経験に無駄なものは一切ない。
目の前の課題に真摯に向き合うことで、
次の目標が見えてくる。

私は現在の会社を起業するまでに、3回転職し、4つの職場を経験しています。大学卒業後は営業マンとして大手不動産会社に入社。そこでは自身の提案により営業先の業績が上がる経験をし、「経営者を助ける仕事がしたい」と会計事務所に転職して税理士をめざすことに。結果的に税理士試験には失敗しましたが、この時期にコンサルティングという仕事を知って、会計系のコンサルティング会社へ。ここでの主なコンサル先は建設業界で、バブル崩壊後の不況の中で破綻しかかっているようなところばかり。そういった企業を立て直すには、いくらいい提案であっても最終的に人を動かすのはこちらの熱意や誠意だということを学びました。その後、大手経営コンサルティング会社へ転職。当時の社長の「量が質に変わる」という言葉にならい、入社後は必死に仕事をこなしました。ここでは大手企業のコンサルティングにも関わりましたが、税理士試験に向けての2年間の努力が当時の私を大いに支えてくれました。
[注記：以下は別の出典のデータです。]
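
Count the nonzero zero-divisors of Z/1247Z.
Z/1247Z has 70 nonzero zero-divisors

In Z/1247Z each nonzero element is either a unit (gcd with 1247 is 1) or a zero-divisor (gcd > 1). The number of units is φ(1247): factorise 1247 = 29 · 43, so φ(1247) = (29 − 1) · (43 − 1) = 28 · 42 = 1176. The nonzero elements number 1247 − 1 = 1246. Hence the nonzero zero-divisors number 1246 − 1176 = 70.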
この会社で医療経営部門が立ち上がった時、私は産婦人科の道を選択。なぜなら「おめでとう」といえる医療機関はここだけだからです。しかし現場の状況は非常に苛酷で課題も山積み。そこで私は、街で子ども連れのお母さんにインタビューをするなどして地道に顧客目線を養い、経営にフィードバックするようにしました。その後順調にクライアントも増え、その方々に独立をすすめられたことをきっかけにカテナシアを設立。これまで人や会社に依存していては生き残れないと何事も自力で突破することを心がけてきましたが、起業するにあたり多くの人に支えられていることを実感。人に感謝し、恩を返していきたいと、現在は国外にも医療支援の取り組みを広げ、多くの人脈にも恵まれました。

ぜひ覚えておいてほしいのは、チャンスをつかむ準備を万全にしておくこと。いい言葉を発していい人に触れ、いい場所に身を置いておくこと。スランプに陥った時こそ身近な人を大切にすることです。みなさんはこれから困難に向き合うことが多々あるでしょうが、それには必ず将来につながる意味があります。ぜひ今、目の前にある出来事や人と真摯に向き合い、チャンスを逃さずつかむようにしてください。